I don't think I told you, but we got an exchange into a 2BR Welk Northstar unit for the last week of Aug this year, in addition to the one we already had for that same week in 2018 (the one you know about already).  I hope we like it, since we're going twice.  

I'm sure I mentioned we're going to be doing cycling-oriented vacations, my coach and his wife (who live in Reno), plus probably some more of his athletes, and a mutual cycling friend from Colorado who will be staying at her sister's cabin in Donner.  It should be pretty fun.  Mountain and road biking.

Coach doesn't think much of the mtb park at Northstar but he's something of a mtn bike aficionado and prefers natural trails.  I'd still like to check the park out though and probably will, heck we'll be right there.  If you desire any recon on the property, let me know.  I know you've been there but sometimes you wish you knew something about a place that you might have missed on the first visit.


----------



## klpca (May 2, 2017)

heathpack said:


> I don't think I told you, but we got an exchange into a 2BR Welk Northstar unit for the last week of Aug this year, in addition to the one we already had for that same week in 2018 (the one you know about already).  I hope we like it, since we're going twice.
> 
> I'm sure I mentioned we're going to be doing cycling-oriented vacations, my coach and his wife (who live in Reno), plus probably some more of his athletes, and a mutual cycling friend from Colorado who will be staying at her sister's cabin in Donner.  It should be pretty fun.  Mountain and road biking.
> 
> Coach doesn't think much of the mtb park at Northstar but he's something of a mtn bike aficionado and prefers natural trails.  I'd still like to check the park out though and probably will, heck we'll be right there.  If you desire any recon on the property, let me know.  I know you've been there but sometimes you wish you knew something about a place that you might have missed on the first visit.


Sounds perfect!

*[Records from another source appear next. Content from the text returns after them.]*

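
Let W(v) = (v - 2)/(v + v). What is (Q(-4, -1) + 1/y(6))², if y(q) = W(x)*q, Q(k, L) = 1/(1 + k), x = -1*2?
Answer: 1/36 ≈ 0.027778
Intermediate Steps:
x = -2
W(v) = (-2 + v)/(2*v) (W(v) = (-2 + v)/((2*v)) = (-2 + v)*(1/(2*v)) = (-2 + v)/(2*v))
y(q) = q (y(q) = ((½)*(-2 - 2)/(-2))*q = ((½)*(-½)*(-4))*q = 1*q = q)
(Q(-4, -1) + 1/y(6))² = (1/(1 - 4) + 1/6)² = (1/(-3) + ⅙)² = (-⅓ + ⅙)² = (-⅙)² = 1/36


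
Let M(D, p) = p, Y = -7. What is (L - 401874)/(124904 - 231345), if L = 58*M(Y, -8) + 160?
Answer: 402178/106441 ≈ 3.7784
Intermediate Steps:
L = -304 (L = 58*(-8) + 160 = -464 + 160 = -304)
(L - 401874)/(124904 - 231345) = (-304 - 401874)/(124904 - 231345) = -402178/(-106441) = -402178*(-1/106441) = 402178/106441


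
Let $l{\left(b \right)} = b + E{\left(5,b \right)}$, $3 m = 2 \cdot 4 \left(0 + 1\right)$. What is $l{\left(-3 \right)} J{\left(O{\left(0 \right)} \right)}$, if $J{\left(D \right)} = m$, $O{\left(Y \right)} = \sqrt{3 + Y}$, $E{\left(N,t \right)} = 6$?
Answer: $8$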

I'm primarily looking for hiking trails and I think the younger generation will also mtb. I will too if the trails are easy - I've only ridden on roads.


----------



## tegs_1980 (May 5, 2017)

mindy35 said:


> I am a Tahoe local and know the area and these properties very well. My daughter even worked at Welk Northstar.
> 
> The Welk property at the Northstar Village was originally built and developed as a Hyatt TS property. Welk has since remodeled (upgraded) and taken over other buildings in the village. The units here are quite beautiful!! You will most likely not be affected by any construction in the area. You are NOT ON the lake however. You are at the base of popular ski area. GREAT location during the winter. If you are like us, we really enjoy ski resorts in the summer as we like the activities you can do in the mountains (we actually moved here). But Lake Tahoe is 10-15 minute drive away and you do not have lake access aside from the public beach. That said July 4th in Kings Beach (where you would come to the lake) is NUTS and might be a challenge to navigate the traffic during that week. In addition, the off seasons in the Northstar village are like a ghost town. Most of the shops and restaurants are closed and there is not much to do. You have to go to Truckee even for groceries.
> 
> ...



Thanks so much for your response! We are actually very familiar with the TimberLodge and Hyatt Sierra Lodge because we are owners at both. We own President's Day Week at HSL, so typically exchange into xmas week via Hyatt's internal exchange system. We have stayed at the adjacent Hyatt Regency Lakeside Cottages in the summer though and I would agree with you, PARADISE!!! Surely, HHSL units are even nicer than the hotel, but lakeside cottages have the BEST location, because you can walk out to the lake, and are right next to the Loan Eagle Grill. Anyway....we were happy to grab xmas week with our president's day week 7, because Diamond Peak is more than perfect for our skiing needs (we have young kids who also ski).
As for Timberlodge, we own there too! But gold season, so always split and exchange via II. Been there over xmas week...not a fan!!! Crowded, busy, too many people, and Heavenly is ridiculously overpriced for skiing. Also not many good food options in Heavenly village for my taste.
We are excited about the Welk stay...maybe we will escape to the Hyatt private beach (if they have a guest fee or something...I bet it would be more fun than overcrowded Kings Beach). And I would have loved to exchange into HHSL on II....but with a 1bd Gold Season Timberlodge, and SUMMER, that would have been an impossible trade. That's probably why the Northstar Lodge is available, because like you said, it is not on the lake! Thanks again for your insights, and enjoy Tahoe. What a great place to be! (we live in santa cruz).


----------



## bdurstta (May 10, 2017)

Was this through II? Is that were you are seeing inventory?


----------



## klpca (May 10, 2017)

bdurstta said:


> Was this through II? Is that were you are seeing inventory?


Yes. They are in the Interval inventory.


----------



## tegs_1980 (May 12, 2017)

and still are. lots of weeks instantly available between August and October 2017.


----------